Torley Presents Alter's Case Against the Resurrection

@vjtorley I want to clarify this some more:

This is prime example of how I just see large disconnect.

It is correct that the communion ritual is surprising in an orthodox Jewish context, as it counters so much of our expectations of what they would be willing to do.

Yet historically it appears to be undisputed that the communion ritual arises in the early church in 1st century Palestine. Moreover, no comparable ritual (as I understand) arises in any of the comparable Messiah movements. These are just he brute facts (though I stand to be corrected on the comparators).

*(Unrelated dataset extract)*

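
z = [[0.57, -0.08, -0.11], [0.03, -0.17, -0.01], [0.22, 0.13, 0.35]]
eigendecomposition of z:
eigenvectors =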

The question then is why and how this disparate Jewish community comes to this crazy and new ritual. Why? And how? It is clearly a departure from their context, but also framed within it as one of the Passover glasses. So there is nothing very strong continuity to the Passover lamb, and very high discontinuity at the same time.

This ephiphenic quality to the ritual is truly strange, and perhaps unprecedented. It is best explained as a prophetic epiphany. As Jesus does it, it makes no sense from the disciples context. Only after the crucification and Ressurection does it become clear that Jesus was the true meaning of the tradition he seemed to violating at Passover.

The fact that other Messiah movements did not does the same thing serves to highlight the question. What was it about Jesus that formed the Church so different that they adopted so heterodox customs in this way? The communion ritual is not evidence against the Ressurection for this reason. It is one of the details that highten the urgency of the question that Alter appears to blow right by, and certainly you review did.

Yes it is unlikey. We also have no doubt it happened in the early church. If not how the Church itself explained it, then how? Without a robust explanation for all the crazy things that happened in the early church ( and did not happen), Alters analysis is just blowing by the most salient questions of that moment.